Weekly Gaming: The Order: 1886 (PS4)

Oh The Order: 1886. It’s been many years since your first trailer when Sony announced the PS4, and holy shit were gamers the world over blown away by your visuals. Then you finally got released after many delays, only to get shit on and end up in the bargain bin for £12. Was it gamers expectations that let you down, or was the criticisms against you valid? Well lets take a look as over the course of the last week I finally managed to play through this gorgeously astonishing game.

One thing can be said about The Order from the offset: it’s aimed high in it’s setting. You play as sir Galahad, a knight of a secret order that protects Great Britain and all it’s domains from mythological creatures that see fit to kill innocent people. Set in 1886, the world is going through turbulent change, with the British empire ensuring rule over India, all whilst trying to get the upper hand over America. It’s alluded to many times throughout the campaign, but knights of the order are a lot older than they first appear: some are rumoured to be so old in fact that they used to rule alongside King Arthur.

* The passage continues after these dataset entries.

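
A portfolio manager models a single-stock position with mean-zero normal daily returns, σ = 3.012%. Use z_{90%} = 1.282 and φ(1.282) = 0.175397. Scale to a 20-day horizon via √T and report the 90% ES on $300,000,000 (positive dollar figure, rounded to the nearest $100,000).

σ_{20d} = 3.012% × √20 = 13.470%.
ES multiplier = φ(z)/(1−α) = 0.175397/0.1 = 1.754.
ES = 13.470% × 1.754 = 23.626%; on $300,000,000: $70,878,000.

$70,900,000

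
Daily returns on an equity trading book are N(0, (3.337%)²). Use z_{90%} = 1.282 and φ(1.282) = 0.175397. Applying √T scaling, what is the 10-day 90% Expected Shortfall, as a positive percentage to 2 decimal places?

18.51%

σ_{10d} = 3.337% × √10 = 10.553%.
ES multiplier = φ(z)/(1−α) = 0.175397/0.1 = 1.754.
ES = 10.553% × 1.754 = 18.510%.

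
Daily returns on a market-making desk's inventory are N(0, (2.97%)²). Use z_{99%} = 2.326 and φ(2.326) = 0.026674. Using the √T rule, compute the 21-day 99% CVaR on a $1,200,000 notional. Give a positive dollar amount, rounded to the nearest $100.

$435,600

σ_{21d} = 2.97% × √21 = 13.610%.
ES multiplier = φ(z)/(1−α) = 0.026674/0.01 = 2.667.
ES = 13.610% × 2.667 = 36.298%; on $1,200,000: $435,576.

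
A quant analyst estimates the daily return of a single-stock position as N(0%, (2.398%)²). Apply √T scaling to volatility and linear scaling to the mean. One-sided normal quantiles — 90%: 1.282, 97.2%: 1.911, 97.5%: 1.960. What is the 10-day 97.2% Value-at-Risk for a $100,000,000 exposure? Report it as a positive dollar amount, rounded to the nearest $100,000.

$14,500,000

σ_{10d} = 2.398% × √10 = 7.583%.
VaR = 1.911 × 7.583% = 14.491%.
On $100,000,000: 0.14491 × $100,000,000 = $14,491,000.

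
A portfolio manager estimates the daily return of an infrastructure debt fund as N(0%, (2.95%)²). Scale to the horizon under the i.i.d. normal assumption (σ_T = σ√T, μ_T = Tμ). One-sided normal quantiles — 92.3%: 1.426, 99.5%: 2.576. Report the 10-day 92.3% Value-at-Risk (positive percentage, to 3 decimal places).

13.303%

σ_{10d} = 2.95% × √10 = 9.329%.
VaR = 1.426 × 9.329% = 13.303%.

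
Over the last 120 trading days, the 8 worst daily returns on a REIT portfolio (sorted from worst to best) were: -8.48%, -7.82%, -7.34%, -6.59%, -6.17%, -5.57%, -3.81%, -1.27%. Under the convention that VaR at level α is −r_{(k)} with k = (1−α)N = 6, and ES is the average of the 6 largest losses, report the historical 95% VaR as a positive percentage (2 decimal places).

k = 6; the 6th lowest return is -5.57%, so VaR = 5.57%.

5.57%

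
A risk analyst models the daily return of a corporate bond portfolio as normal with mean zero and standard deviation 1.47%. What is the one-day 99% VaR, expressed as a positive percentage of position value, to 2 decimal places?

At 99% one-sided, z = 2.326.
VaR = z·σ = 2.326 × 1.47% = 3.419%.

3.42%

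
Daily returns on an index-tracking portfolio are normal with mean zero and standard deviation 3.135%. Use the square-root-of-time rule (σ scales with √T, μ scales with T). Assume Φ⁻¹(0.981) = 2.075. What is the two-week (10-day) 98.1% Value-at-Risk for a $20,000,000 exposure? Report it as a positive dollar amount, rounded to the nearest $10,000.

$4,110,000

σ_{10d} = 3.135% × √10 = 9.914%.
VaR = 2.075 × 9.914% = 20.572%.
On $20,000,000: 0.20572 × $20,000,000 = $4,114,400.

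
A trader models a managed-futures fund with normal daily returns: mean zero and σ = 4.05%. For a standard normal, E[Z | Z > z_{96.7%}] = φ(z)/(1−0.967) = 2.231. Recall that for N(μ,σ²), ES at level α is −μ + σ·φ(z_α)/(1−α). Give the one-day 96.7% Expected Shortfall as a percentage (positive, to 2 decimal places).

ES = 4.05% × 2.231 = 9.036%.

9.04%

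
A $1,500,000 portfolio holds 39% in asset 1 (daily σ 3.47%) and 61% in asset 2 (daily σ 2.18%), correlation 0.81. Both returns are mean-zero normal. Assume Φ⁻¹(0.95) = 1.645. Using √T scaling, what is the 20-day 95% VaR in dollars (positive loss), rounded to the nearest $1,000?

$282,000

σ_p = √(0.39²·3.47² + 0.61²·2.18² + 2·0.81·0.39·0.61·3.47·2.18) = 2.552%.
σ_{20d} = 2.552% × √20 = 11.413%.
VaR = 1.645 × 11.413% = 18.774%; on $1,500,000 that is $281,610.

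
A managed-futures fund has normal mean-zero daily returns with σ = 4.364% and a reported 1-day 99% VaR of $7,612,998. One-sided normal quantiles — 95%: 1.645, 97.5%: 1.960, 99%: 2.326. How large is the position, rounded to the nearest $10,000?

VaR as a fraction of value: z·σ = 2.326 × 4.364% = 10.1507%.
Position = $7,612,998 / 0.101507 = $75,000,000.

$75,000,000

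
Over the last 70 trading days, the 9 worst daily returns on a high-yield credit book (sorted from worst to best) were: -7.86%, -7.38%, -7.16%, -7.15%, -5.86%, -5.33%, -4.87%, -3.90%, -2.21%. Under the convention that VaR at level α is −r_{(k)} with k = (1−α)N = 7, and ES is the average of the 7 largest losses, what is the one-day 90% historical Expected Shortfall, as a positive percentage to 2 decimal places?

6.52%

The 7 worst returns sum to -45.61%.
ES = −(-45.61%) / 7 = 6.5157…% ≈ 6.52%.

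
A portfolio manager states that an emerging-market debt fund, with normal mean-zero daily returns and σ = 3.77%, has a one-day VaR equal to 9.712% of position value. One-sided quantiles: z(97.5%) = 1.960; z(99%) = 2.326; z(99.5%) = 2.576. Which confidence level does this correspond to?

99.5%

Implied z = VaR/σ = 9.712 / 3.77 = 2.576.
This matches z(99.5%) = 2.576.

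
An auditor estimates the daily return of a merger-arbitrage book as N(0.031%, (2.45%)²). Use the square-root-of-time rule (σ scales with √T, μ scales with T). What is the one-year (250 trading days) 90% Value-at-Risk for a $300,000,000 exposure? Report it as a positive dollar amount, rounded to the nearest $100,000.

At 90%, z = 1.282.
σ_{250d} = 2.45% × √250 = 38.738%; μ_{250d} = 250 × 0.031% = 7.750%.
VaR = −(7.750%) + 1.282 × 38.738% = 41.912%.
On $300,000,000: 0.41912 × $300,000,000 = $125,736,000.

$125,700,000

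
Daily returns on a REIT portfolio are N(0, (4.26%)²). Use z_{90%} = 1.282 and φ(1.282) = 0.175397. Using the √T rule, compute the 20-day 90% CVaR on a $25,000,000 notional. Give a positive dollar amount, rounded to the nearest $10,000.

σ_{20d} = 4.26% × √20 = 19.051%.
ES multiplier = φ(z)/(1−α) = 0.175397/0.1 = 1.754.
ES = 19.051% × 1.754 = 33.415%; on $25,000,000: $8,353,750.

$8,350,000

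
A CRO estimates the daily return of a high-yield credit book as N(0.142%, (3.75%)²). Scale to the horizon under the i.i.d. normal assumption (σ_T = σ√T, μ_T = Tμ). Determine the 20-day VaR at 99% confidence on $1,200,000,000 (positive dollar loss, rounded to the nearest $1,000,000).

At 99%, z = 2.326.
σ_{20d} = 3.75% × √20 = 16.771%; μ_{20d} = 20 × 0.142% = 2.840%.
VaR = −(2.840%) + 2.326 × 16.771% = 36.169%.
On $1,200,000,000: 0.36169 × $1,200,000,000 = $434,028,000.

$434,000,000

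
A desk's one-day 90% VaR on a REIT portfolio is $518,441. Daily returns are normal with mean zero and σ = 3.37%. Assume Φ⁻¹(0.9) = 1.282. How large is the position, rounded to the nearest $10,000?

$12,000,000

VaR as a fraction of value: z·σ = 1.282 × 3.37% = 4.32034%.
Position = $518,441 / 0.0432034 = $12,000,005.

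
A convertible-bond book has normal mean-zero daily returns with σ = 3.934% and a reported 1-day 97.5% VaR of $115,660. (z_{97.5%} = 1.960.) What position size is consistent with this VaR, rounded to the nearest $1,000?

VaR as a fraction of value: z·σ = 1.960 × 3.934% = 7.71064%.
Position = $115,660 / 0.0771064 = $1,500,005.

$1,500,000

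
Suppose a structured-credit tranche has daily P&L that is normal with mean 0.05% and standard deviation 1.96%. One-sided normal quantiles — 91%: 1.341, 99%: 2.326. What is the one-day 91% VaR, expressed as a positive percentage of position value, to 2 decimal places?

2.58%

VaR = −μ + z·σ = −(0.05%) + 1.341 × 1.96% = 2.578%.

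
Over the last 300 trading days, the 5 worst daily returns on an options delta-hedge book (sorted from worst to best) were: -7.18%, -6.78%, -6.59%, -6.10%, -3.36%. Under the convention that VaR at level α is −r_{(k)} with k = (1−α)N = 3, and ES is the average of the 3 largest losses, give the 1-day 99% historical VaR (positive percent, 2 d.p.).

k = 3; the 3rd lowest return is -6.59%, so VaR = 6.59%.

6.59%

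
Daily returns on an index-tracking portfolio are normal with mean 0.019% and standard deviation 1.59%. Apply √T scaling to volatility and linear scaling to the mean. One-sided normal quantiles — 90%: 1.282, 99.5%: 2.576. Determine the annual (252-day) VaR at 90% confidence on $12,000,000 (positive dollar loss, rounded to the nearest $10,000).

σ_{252d} = 1.59% × √252 = 25.240%; μ_{252d} = 252 × 0.019% = 4.788%.
VaR = −(4.788%) + 1.282 × 25.240% = 27.570%.
On $12,000,000: 0.27570 × $12,000,000 = $3,308,400.

$3,310,000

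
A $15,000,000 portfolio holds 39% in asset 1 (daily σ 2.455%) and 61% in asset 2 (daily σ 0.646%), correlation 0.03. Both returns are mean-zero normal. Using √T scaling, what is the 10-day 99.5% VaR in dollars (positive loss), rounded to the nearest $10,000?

σ_p = √(0.39²·2.455² + 0.61²·0.646² + 2·0.03·0.39·0.61·2.455·0.646) = 1.046%.
σ_{10d} = 1.046% × √10 = 3.308%.
z(99.5%) = 2.576.
VaR = 2.576 × 3.308% = 8.521%; on $15,000,000 that is $1,278,150.

$1,280,000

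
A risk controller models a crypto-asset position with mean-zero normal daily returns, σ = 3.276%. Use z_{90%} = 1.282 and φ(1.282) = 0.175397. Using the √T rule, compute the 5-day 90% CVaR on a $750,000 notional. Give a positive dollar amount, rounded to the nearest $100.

σ_{5d} = 3.276% × √5 = 7.325%.
ES multiplier = φ(z)/(1−α) = 0.175397/0.1 = 1.754.
ES = 7.325% × 1.754 = 12.848%; on $750,000: $96,360.

$96,400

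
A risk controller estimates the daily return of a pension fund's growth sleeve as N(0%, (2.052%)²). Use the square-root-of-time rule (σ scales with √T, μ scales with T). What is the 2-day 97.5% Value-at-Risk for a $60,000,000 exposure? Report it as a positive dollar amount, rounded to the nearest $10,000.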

This mix of elements seems like a genuine thrill from the offset, with the stage and setting a true wonder to behold. It’s a shame then that the story never quite pans out as you’d hope, with the setting of 1886 rarely actually being used. Throughout the campaign you see glimpses of this wonderful world, with streets looking gorgeous, signs looking authentically victorian, and even photographs and items looking authentic,  but for the most part you’re confined to corridors, sewers and back alleyways; never a great way to fully explore a fantastic setting like the victorian era.

The reason I say that criticism is two-fold: 1. It takes time away from the absolute marvel that is The Order’s graphical fidelity 2. It affects the gameplay when you’re constantly in small corridors fighting off waves of enemies. Onto the first reason, the graphics. Holy shit is The Order a sensation to look at! Every nook and cranny of the aesthetic seems to have been meticulously fawned over, so much so that even when I completed the main campaign, I came back just to show my other half the splendour that is The Order’s graphics.

Snippets of the victorian error look absolutely sublime in some area’s, with lighting, textures and models all combining to something that you could swear was real-life at times. It’s a shame then that, like previously mentioned, you spend a great deal of time in linear corridors or sewers. I understand the complications behind making a fairly open world: the amount of assets that would have had to be made would be staggering, even with the support of Sony behind a team, but even so, to have so many reused and boring locales is annoying and down-right shocking considering these segments don’t make use of the setting. 1886 was a fantastic year that the developers could have genuinely shown more of, instead we’re left with a game that really could have been set in any time period: for the most part you wouldn’t tell.

Then there’s the gameplay, which turns into a simple case of running to the next area down linear corridors, ducking behind cover and killing endless hoards of enemies until you can move on again. At least when this is done in Gears of War the developers mix things up by giving you multiple ways to take on enemies, where as The Order sticks you in a confined area, a nuisance in later levels when enemies start bombarding you with grenades. Then there’s the fact that these small environments don’t leave much to be discovered. If entire houses were modelled we really could have explored this beautiful and fantastic victorian setting: instead we’re given stones and tiles as far as the eye can see, with multiple doors that can never be opened.

I will say that one criticism levelled against The Order 1886 wasn’t deserved: it’s length. Many reviews and gamers online said that the game could be completed in 5-6 hours, making the game extremely short and poor value. I noticed that in my play through, which was fairly rushed, I completed it in 8-9 hours. Granted, this isn’t much more time than others were quoting, but it felt like just the right length, not too short, but not over-staying it’s welcome.

Gameplay again was a little annoying when it comes to mythological creatures. For a game all about the knights of the round table and lycans, you’d expect there to be a lot of creatures to kill. Not so I’m afraid, with the vast majority of the game encompassing you taking out many, many human foes. There are a few warehouse scenes whereby you take on lycans in a confined area, but these are few and far between, and don’t do much to change up the gameplay. It’s a shame, as   the lycans and other creatures could have helped in mixing up the core combat loop, with some enemies maybe charging you or flying overhead at times. It would have certainly made the combat more engaging, and if anything, made the game as a whole more replayable.

So as a whole, The Order 1886 unfortunately did deserve many of the criticisms levelled at it. Whilst the setting was interesting, and the graphics absolutely sublime, the rest of the game falls apart when stretched to 8-9 hours. I hope the developers at Ready at Dawn get another chance to make another The Order, as there were hints of greatness here, the rest of the game just needed the same level of polish the graphics had.